Hal ini seperti ditunjukkan oleh kelompok yang disebut kaum sufi. Mereka
memiliki peran yang cukup kuat dalam hal ini. Sufisme telah tumbuh di dunia
Islam sejak abad ke-2 H./8 M., menjadi matang pada sekitar abad ke-4 dan 5 H.,
dan mulai bertransformasi menjadi gerakan sosial yang berbentuk lembaga-lembaga
tarekat pada abad ke-6 H.
Para
sarjana Muslim klasik yang menulis sejarah perkembangan sufisme, bahkan
mensinyalir sufisme merupakan praktik religiusitas yang bersumber dari Nabi
Muhammad saw., dilanjutkan para sahabatnya, dan berkembang lebih luas pada masa
setelahnya. Misalnya, al-Kalabadzi (380 H.), al-Qushairi (465 H.) dan al-Hujwiri. Pakar hadis kenamaan, Abu Nu’aim al-Ashbihani
(4390 H.), mencatat pertumbuhan kecenderungan sufistik dalam karyanya Hilyatul
Auliya’ yang merangkum tokoh-tokoh besar Islam; sejak masa Nabi saw. hingga
era dia hidup pada abad kelima hijriah. Berbeda dengan mereka adalah Ibnu
Taimiah (728 H.) yang mensinyalir kemunculan pertama kali sufisme adalah pada
abad kedua hijriah.
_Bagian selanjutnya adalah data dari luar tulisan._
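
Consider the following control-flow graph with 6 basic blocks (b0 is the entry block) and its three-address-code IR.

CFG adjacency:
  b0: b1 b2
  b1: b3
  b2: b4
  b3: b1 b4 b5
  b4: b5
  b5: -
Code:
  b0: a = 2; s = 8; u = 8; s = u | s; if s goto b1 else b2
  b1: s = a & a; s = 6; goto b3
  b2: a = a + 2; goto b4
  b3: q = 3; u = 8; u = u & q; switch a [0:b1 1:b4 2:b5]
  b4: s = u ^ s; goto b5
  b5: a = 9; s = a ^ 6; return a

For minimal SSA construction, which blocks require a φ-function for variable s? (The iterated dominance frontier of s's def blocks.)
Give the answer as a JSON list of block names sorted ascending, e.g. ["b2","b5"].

idom tree: b1←b0 b2←b0 b3←b1 b4←b0 b5←b0
Join-block Dom:
  b1: preds {b0,b3}: {b0} ∩ {b0,b1,b3} = {b0}; idom=b0
  b4: preds {b2,b3}: {b0,b2} ∩ {b0,b1,b3} = {b0}; idom=b0
  b5: preds {b3,b4}: {b0,b1,b3} ∩ {b0,b4} = {b0}; idom=b0

DF walk-up:
  join b1 pred b0: · stop@b0
  join b1 pred b3: b3→b1 stop@b0
  join b4 pred b2: b2 stop@b0
  join b4 pred b3: b3→b1 stop@b0
  join b5 pred b3: b3→b1 stop@b0
  join b5 pred b4: b4 stop@b0
  b0: DF=∅
  b1: DF={b1,b4,b5}
  b2: DF={b4}
  b3: DF={b1,b4,b5}
  b4: DF={b5}
  b5: DF=∅

φ for s: defs {b0,b1,b4,b5}
  DF⁺ = {b1,b4,b5}

Answer: ["b1", "b4", "b5"]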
Menurutnya, sufisme lahir di dua kota utama. Basrah dan
Kufah. Basrah menurut penilaiannya lebih kuat disebut sebagai pusat awal
perkembangan sufisme Islam. Dalam sebuah tageline yang cukup terkenal saat itu,
“Fiqhun Kufiyun, Zuhdun Basriyyun” (fiqh orang Kufah, asketisme orang Basrah). Secara
sosiologis, kesimpulan Ibnu Taimiah tentang kemunculan tasawuf pada abad kedua
ini dikuatkan oleh Ibnu Khaldun (808 H.).
Terlepas
dari perdebatan di atas, kedua kelompok sarjana yang telat disebut sepakat
bahwa pada mulanya sufisme bermula dari kecenderungan kuat untuk beribadah,
membatasi hal-hal yang dapat mengganggu dengan cara zuhud dan menyendiri.
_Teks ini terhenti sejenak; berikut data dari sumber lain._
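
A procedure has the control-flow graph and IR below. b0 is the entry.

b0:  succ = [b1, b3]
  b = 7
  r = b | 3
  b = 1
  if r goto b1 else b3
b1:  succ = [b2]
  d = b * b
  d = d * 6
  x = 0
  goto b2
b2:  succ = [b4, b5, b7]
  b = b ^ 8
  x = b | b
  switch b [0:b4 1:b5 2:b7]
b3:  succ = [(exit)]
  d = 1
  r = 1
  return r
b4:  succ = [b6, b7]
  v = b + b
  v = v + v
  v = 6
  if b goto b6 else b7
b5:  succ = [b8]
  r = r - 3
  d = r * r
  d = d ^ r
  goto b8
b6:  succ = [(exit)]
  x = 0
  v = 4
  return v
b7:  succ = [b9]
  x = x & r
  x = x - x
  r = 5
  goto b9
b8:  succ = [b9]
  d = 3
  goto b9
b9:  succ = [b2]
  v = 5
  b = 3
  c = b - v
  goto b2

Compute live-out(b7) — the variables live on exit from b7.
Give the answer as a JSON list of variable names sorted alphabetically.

Answer: ["r"]

Derivation:
Per-block:
  b0 def {b,r} use ∅
  b1 def {d,x} use {b}
  b2 def {b,x} use {b}
  b3 def {d,r} use ∅
  b4 def {v} use {b}
  b5 def {d,r} use {r}
  b6 def {v,x} use ∅
  b7 def {r,x} use {r,x}
  b8 def {d} use ∅
  b9 def {b,c,v} use ∅

Liveness:
  b0: in=∅ out={b,r}
  b1: in={b,r} out={b,r}
  b2: in={b,r} out={b,r,x}
  b3: in=∅ out=∅
  b4: in={b,r,x} out={r,x}
  b5: in={r} out={r}
  b6: in=∅ out=∅
  b7: in={r,x} out={r}
  b8: in={r} out={r}
  b9: in={r} out={b,r}

live-out(b7) = ["r"]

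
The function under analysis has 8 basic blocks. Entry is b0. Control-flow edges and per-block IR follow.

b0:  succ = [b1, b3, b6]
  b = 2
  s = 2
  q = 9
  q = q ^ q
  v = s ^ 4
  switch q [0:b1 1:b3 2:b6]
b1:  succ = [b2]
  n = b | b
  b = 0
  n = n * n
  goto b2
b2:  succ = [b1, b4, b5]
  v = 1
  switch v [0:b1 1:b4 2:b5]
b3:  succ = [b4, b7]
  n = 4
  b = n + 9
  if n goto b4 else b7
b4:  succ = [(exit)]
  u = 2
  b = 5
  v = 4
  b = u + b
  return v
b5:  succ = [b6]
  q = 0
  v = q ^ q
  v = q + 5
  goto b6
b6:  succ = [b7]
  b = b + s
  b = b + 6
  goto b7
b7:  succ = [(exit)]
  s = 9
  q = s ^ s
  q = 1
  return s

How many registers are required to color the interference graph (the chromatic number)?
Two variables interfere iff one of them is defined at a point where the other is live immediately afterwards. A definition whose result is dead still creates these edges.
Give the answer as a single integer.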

Kezuhudan menjadi kata kunci untuk melacak kemunculan tasawuf generasi awal.
Bila kita berangkat dari tesis yang menyatakan kemunculan gerakan zuhud pada
abad kedua hijriah, maka terdapat banyak literatur yang mejelaskan hal ini.
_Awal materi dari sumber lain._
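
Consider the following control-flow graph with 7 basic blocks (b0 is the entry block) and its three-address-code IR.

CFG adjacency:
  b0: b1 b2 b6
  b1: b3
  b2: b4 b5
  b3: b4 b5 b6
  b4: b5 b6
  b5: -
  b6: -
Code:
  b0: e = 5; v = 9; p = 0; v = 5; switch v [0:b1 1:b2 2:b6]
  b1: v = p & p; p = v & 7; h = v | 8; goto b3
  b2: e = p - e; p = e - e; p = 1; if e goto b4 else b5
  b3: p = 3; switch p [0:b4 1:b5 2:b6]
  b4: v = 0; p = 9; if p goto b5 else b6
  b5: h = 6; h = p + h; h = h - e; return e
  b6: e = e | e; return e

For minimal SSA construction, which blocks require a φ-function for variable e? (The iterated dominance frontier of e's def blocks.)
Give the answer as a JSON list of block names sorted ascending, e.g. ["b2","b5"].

Answer: ["b4", "b5", "b6"]

Working:
idom tree: b1←b0 b2←b0 b3←b1 b4←b0 b5←b0 b6←b0
Join-block Dom:
  b4: preds {b2,b3}: {b0,b2} ∩ {b0,b1,b3} = {b0}; idom=b0
  b5: preds {b2,b3,b4}: {b0,b2} ∩ {b0,b1,b3} ∩ {b0,b4} = {b0}; idom=b0
  b6: preds {b0,b3,b4}: {b0} ∩ {b0,b1,b3} ∩ {b0,b4} = {b0}; idom=b0

DF derivation:
  b4←b2: walk b2 to b0
  b4←b3: walk b3→b1 to b0
  b5←b2: walk b2 to b0
  b5←b3: walk b3→b1 to b0
  b5←b4: walk b4 to b0
  b6←b0: walk · to b0
  b6←b3: walk b3→b1 to b0
  b6←b4: walk b4 to b0
  b0 → ∅
  b1 → {b4,b5,b6}
  b2 → {b4,b5}
  b3 → {b4,b5,b6}
  b4 → {b5,b6}
  b5 → ∅
  b6 → ∅

φ for e: defs {b0,b2,b6}
  DF⁺ = {b4,b5,b6}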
Kita dapat memotret banyak nama, karya tulis, dan kota-kota tempat penyebaran
gerakan zuhud. Dalam konteks ini, kita dapat memotret melalui tradisi ahli
hadis. Kelompok ini memiliki sumbangan tersendiri dalam perkembangan gerakan
zuhud.
Dalam
tulisan terdahulu, berdasarkan sumber-sumber yang ditulis ahli hadis mengenai
orang-orang di lingkungan mereka, ditemukan sejumlah orang yang berafiliasi
kepada gerakan zuhud. Tidak ada organisasi resmi. Mereka hanya disatukan oleh
kecenderungan dan orientasi kezuhudan, ibadah, dan penekanan pentingnya
akhirat. Di samping individu-individu ahli hadis yang aktif dalam gerakan
zuhud, ahli hadis juga menulis banyak literatur untuk mendukung kecenderungan
ini.
Dalam
bagian awal tulisan ini sudah disebutkan beberapa orang penulis ahli hadis yang
memberikan perhatian besar kepada kehidupan zuhud. Mereka menulis buku yang
berisikan hafalan hadis-hadis mereka yang mendorong umat Islam agar berperilaku
zuhud. Dalam tulisan sebelumnya, penulis berasumsi bahwa para ahli hadis zahid
berupaya mengamalkan ajaran agamanya dengan sebaik-baiknya. Lalu timbul kecenderungan
psiko-spiritual yang kuat seperti bahagia (al-farah), sedih (al-huzn),
sesak (al-qabdh), lapang (al-basth), pengharapan (al-raja’),
ketakutan (al-khauf), dan lain sebagainya. Pengalaman-pengalaman batin
semacam inilah yang kemudian menyatukan para praktisi kezuhudan dalam suatu
komunitas zuhhad, nussak, dan ‘Ubbad.
Sampai
di sini, kita dapat memahami bahwa asketisme atau kezuhudan merupakan fenomena
universal yang terdapat dalam setiap komunitas manusia. Kezuhudan dalam konteks
kebudayaan Islam memiliki keunikan dalam hal; faktor yang mempengaruhi
perkembangan dan implikasi pada pengembangan doktrin-doktrin kezuhudan lebih
lanjut.
Zuhud; Respon Terhadap
Kemakmuran Materil
Ibnu
Khaldun (808 H.) melihat bahwa secara sosiologis gerakan sufisme secara umum,
dan gerakan zuhud sebagai embrionya pada mulanya, muncul pada abad kedua
hijriah bersamaan dengan berkembangnya kecenderungan yang kuat pada kekayaan
material. Menurut Abdurrahman Abdul Jabbar, abad kedua hijriah ditandai dengan
kemenangan keturunan Abbas bin Abdil Muthallib, dari klan Hasyim, mengalahkan
keturunan Umayyah. Keturunan Abbas ini kemudian mendirikan pemerintahan Daulah
Bani Abbas. Dengan mewarisi negeri-negeri takhlukkan Bani Umayyah, Bani Abbas
juga mewarisi kekayaannya. Kesejahteraan Bani Abbas berimplikasi pada
tersejehaterakannya rakyat pada umumnya. Ilmu pengetahuan dan kebudayaan
mendapatkan perhatian yang cukup besar. Namun di sisi lain, perhatian kepada
kehidupan rohani cenderung melemah.
Kerohanian
publik kemudian terabaikan sedemikian rupa. Krisis kerohanian ini kemudian
direspon oleh masyarakat dengan munculnya kecenderungan rohani yang kuat.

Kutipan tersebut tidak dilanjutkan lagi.